- Born: Jean-Louis-Théodore Bachelet 15 January 1820 Pissy-Pôville (Seine-Inférieure)
- Died: 26 September 1879 (aged 59) Rouen
- Occupations: Historian Lexicographer

= Théodore Bachelet =

French historian and musicologist (1820–1879)

Jean-Louis-Théodore Bachelet (15 January 1820 – 26 September 1879) was a 19th-century French historian and musicologist.

== Biography ==
After studying at the Lycée Pierre-Corneille in Rouen and the Lycée Hoche in Versailles, he entered the École normale in 1840 and was received agrégé d'histoire in 1846. Successively a teacher of history at colleges in Le Havre, Chartres and St. Quentin, then in high schools at Clermont-Ferrand and Coutances, he was appointed in 1847 Professor of History at lycée of Rouen, where he taught until 1873 and in the preparatory school to higher education in this city. Also an accomplished musicologist, he donated his important fifteenth to eighteenth centuries sheet music collection at the Library of Rouen of which he also was responsible after 1873.

In collaboration with Charles Dezobry, Bachelet wrote:
- Dictionnaire Général de Biographie et d'Histoire, de Mythologie, de Géographie ancienne et Moderne comparée, des Antiquités et des Institutions grecques, romaines, françaises et étrangères, Paris, 1857 and 1863. Reprint: Paris, Delagrave, 1889, 2 vol., 2989 p.;
- Dictionnaire des Lettres, des Beaux-Arts et des Sciences Morales et Politiques, Paris, 1863.

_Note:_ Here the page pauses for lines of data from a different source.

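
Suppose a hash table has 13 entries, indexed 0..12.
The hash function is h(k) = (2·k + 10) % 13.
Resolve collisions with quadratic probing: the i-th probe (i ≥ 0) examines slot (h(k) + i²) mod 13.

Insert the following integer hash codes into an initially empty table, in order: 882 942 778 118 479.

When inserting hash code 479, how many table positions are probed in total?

3

882 hashes to 6; slot 6 is free => place at 6.
942 hashes to 9; slot 9 is free => place at 9.
778 hashes to 6; 6 taken => place at 7.
118 hashes to 12; slot 12 is free => place at 12.
479 hashes to 6; 6,7 taken => place at 10.
Table: [., ., ., ., ., ., 882, 778, ., 942, 479, ., 118]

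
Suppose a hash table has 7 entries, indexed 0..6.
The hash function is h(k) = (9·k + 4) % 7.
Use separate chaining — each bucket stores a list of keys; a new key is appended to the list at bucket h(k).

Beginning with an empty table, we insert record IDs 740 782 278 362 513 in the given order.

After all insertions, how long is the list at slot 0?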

He is also the author of simple popular works, published under his name or under the pseudonyms "Bosquet" or "Mignan", by the éditions Mégard in Rouen; The nine children's books published by Mégard had a circulation of nearly 200,000 copies.

== Publications ==
- 1837: Psaumes et cantiques en faux bourdon, Rouen, Fleury Fils Ainé.
- 1852: La Guerre de cent ans, Rouen, Mégard; rééd. Nîmes, Lacour, 2013.
- 1863: Les Français en Italie au XVI, Rouen, Mégard.
- 1853: Mahomet et les Arabes, Rouen, Mégard
- 1853: Les Rois catholiques d’Espagne, Rouen, Mégard.
- 1859: les Grands Ministres français : Suger, Jacques Cœur, Sully, Richelieu, Mazarin, Colbert
- 1868: Histoire de Napoléon Ier, Rouen, Mégard
- 1863: Saint-Louis roi de France
- 1868–75: Cours d’histoire, 3 vol., Paris, A. Courcier, 1878–1885.
- 1869: François Ier et son siècle
- 1871–74: Cours d’histoire de France, 3 vol., Paris, A. Courcier, 1874–1879.
- 1864: Les Hommes illustres de France, Rouen, Mégard.
- 1874: Histoire des temps modernes, Paris, A. Courcier.
- 1886: Les Arabes : origine, mœurs, religion, conquêtes, Rouen, Mégard.

== Sources ==
- Édouard Frère, Manuel du bibliographe normand, Rouen, Le Brument, 1860, (p. 59).
- Gustave Vapereau, Dictionnaire universel des contemporains, Paris, Hachette, 1870, (p. 84).